Por Adrián García Cortés*
Recién llegados a la estación de Guamúchil, todavía sin descargar el menaje de la carpa, mis padres aún no salían de sus dormitorios improvisados en el vagón de ferrocarril. Eran cirqueros y andaban de gira carpera por los pueblos de Sinaloa.
Mi madre, a punto de dar a luz, pidió a su marido que el alumbramiento fuera en Culiacán. No le hizo caso; los tiempos ferroviarios y la oportunidad de regentear el bar del Hotel Ferrocarril recién construido, fueron determinantes para ir a la prevista estación. Eran los tiempos del auge garbancero en Angostura y Guamúchil el sitio de embarque.
Sería la madrugada o temprano al amanecer del 8 de septiembre de 1924, cuando mi madre sacó a la luz el hijo único de su vida. Ese era yo. Obvio, no habiendo tiempo para buscar un mejor pesebre, se buscó una partera y allí mismo en el vagón salió el niño chillando sin necesidad de las nalgadas con que hoy los médicos aplican a los recién nacidos, incluso antes de cortarles el cordón umbilical.
Ante este acontecer, a mi madre se le buscó un lugar, por allí atrás de la principal calle del poblado naciente, para que cumpliera la cuarentena a que sometían las desalmadas parteras. Era una típica casa de entortado en el techo y paredes de vara ripiadas con lodo.
En el ínterin mi padre, ya con aviesas intenciones, me llevó ante el oficial del Registro Civil y, por razones que ignoro, convenció al registrador que me anotara en el libro de nacimientos como hijo natural de él, sin madre. Desde entonces cargo con ese baldón de haber nacido en Guamúchil sin madre.
Tiempo después, quiso hacer lo mismo al cumplir el rito del bautismo. Eso sí, ritual y creyente, creía hacer lo mejor. Sucedió entonces que al presentarse ante el párroco de Mocorito –en Guamúchil no había iglesia– me anotó también como hijo natural de él,
otra vez sin madre.
Pero la sorpresa de mi padre fue contundente. El cura, más letrado que el oficial civil, simplemente le dijo: –Señor, he conocido muchos hijos sin padre, pero ninguno sin madre. Así que me trae la madre, y si no, pues el niño se queda sin bautizo.
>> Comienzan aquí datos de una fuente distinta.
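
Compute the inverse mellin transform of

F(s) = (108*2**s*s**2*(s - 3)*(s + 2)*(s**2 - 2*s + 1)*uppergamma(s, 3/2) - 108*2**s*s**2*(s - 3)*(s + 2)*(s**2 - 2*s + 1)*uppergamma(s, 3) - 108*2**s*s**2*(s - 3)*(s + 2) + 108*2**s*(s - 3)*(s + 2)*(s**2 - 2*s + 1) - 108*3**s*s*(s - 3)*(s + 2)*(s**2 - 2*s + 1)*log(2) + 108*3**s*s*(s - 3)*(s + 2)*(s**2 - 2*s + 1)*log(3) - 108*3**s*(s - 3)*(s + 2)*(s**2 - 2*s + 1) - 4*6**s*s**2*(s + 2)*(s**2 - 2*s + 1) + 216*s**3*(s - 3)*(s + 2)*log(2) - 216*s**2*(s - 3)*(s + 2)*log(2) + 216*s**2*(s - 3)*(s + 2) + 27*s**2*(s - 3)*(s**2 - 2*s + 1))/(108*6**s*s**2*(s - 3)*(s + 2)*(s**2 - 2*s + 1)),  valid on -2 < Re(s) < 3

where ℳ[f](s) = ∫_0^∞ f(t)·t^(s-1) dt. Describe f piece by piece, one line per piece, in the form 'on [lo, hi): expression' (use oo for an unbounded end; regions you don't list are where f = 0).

back out the common scale on t: t**2 on [0, 1/2); log(t)/t on [1/2, 1); log(t) on [1, 3/2); …
summing 5 kernel integrals split by 1/6, 1/3, 1/2, 1 yields ℳ[f](s)
∫ over [0, 1/6) of 9*t**2·t^(s-1) joins the sum
∫ log(3*t)/(3*t)·t^(s-1) over [1/6, 1/3)
segment [1/3, 1/2) carries log(3*t); integrate it
on [1/2, 1): add ∫ exp(-3*t)·t^(s-1) dt
[1, ∞) adds the kernel integral of 1/(27*t**3)

on [0, 1/6): 9*t**2
on [1/6, 1/3): log(3*t)/(3*t)
on [1/3, 1/2): log(3*t)
on [1/2, 1): exp(-3*t)
on [1, oo): 1/(27*t**3)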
O lo que en nuestros días ocurre, muchos ya nacen sin ser cristianos o, lo peor, hijos de padres que se casan entre sí, aunque no haya madre. En bonito lío me hubieran metido.
Finalmente, tuve madre, y desde entonces me llamé J. Adrián, hijo de Jesús P. García y de María Cortés. Lo de J supongo que es José, porque en el primer registro fui a secas José García.
Lo que ocurrió después, es otra historia para contar, porque todavía a los 46 años tuve que volver a Guamúchil –ahora si me consta que con madre–, a registrarme de nuevo. Con lo que hubo de transcurrir más de cuarenta años para integrar mi nombre oficial de José Adrián García Cortés. Por lo que puedo presumir que tengo cinco registros de nacimiento; eso sí, todos nacido en Guamúchil.